I.3. Une forme argumentative déontologique
Cette absence de préoccupation pour la définition ontologique se retrouve dans les approches déontologiques du droit des robots. Les deux principaux représentants de cette forme d’argumentation sont Blay Whitby et Kate Darling. Sa structure est la suivante : étant admis qu’un robot ressemble à un être humain ou un être vivant, un abus qui est commis en raison de cette ressemblance pose un problème moral et social. Ainsi, peu importe que l’objet dispose de caractéristiques complexes ou pas, un abus envers lui outrepasse une loi morale qui implique de respecter la dignité humaine, quand bien même celle-ci serait-elle simulée grossièrement dans un objet. En 2008, Blay Whitby publie ainsi un article en forme d’appel pour soutenir cette réflexion[18]. Il développe une argumentation qui ne débouche pas directement sur la demande d’un droit positif. Sa construction est construite en deux temps. Premièrement, il défend qu’un robot, même sommaire, ne peut pas être assimilé à un simple bien de consommation. Whitby avance ainsi que le robot dispose d’une spécificité parce qu’il ressemble aux êtres vivants dans trois aspects : premièrement, il peut avoir une apparence physique humaine ou animalisée ; deuxièmement, il dispose d’un agir dans le monde réel, ce qui tend à lui accorder une apparence de vie ; troisièmement, il a un but à réaliser, souvent en remplacement de l’humain ou de l’animal. De cette ressemblance, Whitby remarque que l’habitude de maltraiter ce qui ressemble à l’humain pourrait habituer ou entraîner à commettre des sévices envers des êtres vivants[19]. Cette approche conséquentialiste est doublée d’une approche de principe :
Une seconde revendication peut être subsumée par l’argument que maltraiter les entités humanoïdes est mal. Cela revient à dire que certaines activités sont simplement inacceptables, même si elles sont faites en privées à un artefact incapable de souffrir.[20]

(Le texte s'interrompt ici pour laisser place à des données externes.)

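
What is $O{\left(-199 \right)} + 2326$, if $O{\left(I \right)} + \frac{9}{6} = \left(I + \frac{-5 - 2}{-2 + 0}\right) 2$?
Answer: $\frac{3867}{2} \approx 1933.5$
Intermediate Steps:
$O{\left(I \right)} = \frac{11}{2} + 2 I$ ($O{\left(I \right)} = - \frac{3}{2} + \left(I + \frac{-5 - 2}{-2 + 0}\right) 2 = - \frac{3}{2} + \left(I - \frac{7}{-2}\right) 2 = - \frac{3}{2} + \left(I - - \frac{7}{2}\right) 2 = - \frac{3}{2} + \left(I + \frac{7}{2}\right) 2 = - \frac{3}{2} + \left(\frac{7}{2} + I\right) 2 = - \frac{3}{2} + \left(7 + 2 I\right) = \frac{11}{2} + 2 I$)
$O{\left(-199 \right)} + 2326 = \left(\frac{11}{2} + 2 \left(-199\right)\right) + 2326 = \left(\frac{11}{2} - 398\right) + 2326 = - \frac{785}{2} + 2326 = \frac{3867}{2}$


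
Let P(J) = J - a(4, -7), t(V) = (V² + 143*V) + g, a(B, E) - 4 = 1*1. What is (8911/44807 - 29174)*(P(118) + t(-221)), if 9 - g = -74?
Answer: -3255651328434/6401 ≈ -5.0862e+8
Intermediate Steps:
g = 83 (g = 9 - 1*(-74) = 9 + 74 = 83)
a(B, E) = 5 (a(B, E) = 4 + 1*1 = 4 + 1 = 5)
t(V) = 83 + V² + 143*V (t(V) = (V² + 143*V) + 83 = 83 + V² + 143*V)
P(J) = -5 + J (P(J) = J - 1*5 = J - 5 = -5 + J)
(8911/44807 - 29174)*(P(118) + t(-221)) = (8911/44807 - 29174)*((-5 + 118) + (83 + (-221)² + 143*(-221))) = (8911*(1/44807) - 29174)*(113 + (83 + 48841 - 31603)) = (1273/6401 - 29174)*(113 + 17321) = -186741501/6401*17434 = -3255651328434/6401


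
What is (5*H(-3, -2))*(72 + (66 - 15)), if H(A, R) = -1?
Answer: -615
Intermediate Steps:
(5*H(-3, -2))*(72 + (66 - 15)) = (5*(-1))*(72 + (66 - 15)) = -5*(72 + 51) = -5*123 = -615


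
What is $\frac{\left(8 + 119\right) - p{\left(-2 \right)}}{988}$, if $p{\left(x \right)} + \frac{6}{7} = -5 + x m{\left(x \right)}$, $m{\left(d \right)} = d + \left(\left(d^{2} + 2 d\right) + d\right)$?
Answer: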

Une telle proposition revient à considérer que des contraintes doivent s’appliquer hors du cadre du consentement. La question posée par la théorie politique, qui cherche à savoir si une relation librement consentie entre individus est toujours acceptable, quand bien même elle implique une subordination, une alinéation, est ici déplacée dans le champ des relations entre humains et objets. Certains objets, en raison d’une ressemblance particulière avec l’être humain, devraient ainsi être considérés dignement.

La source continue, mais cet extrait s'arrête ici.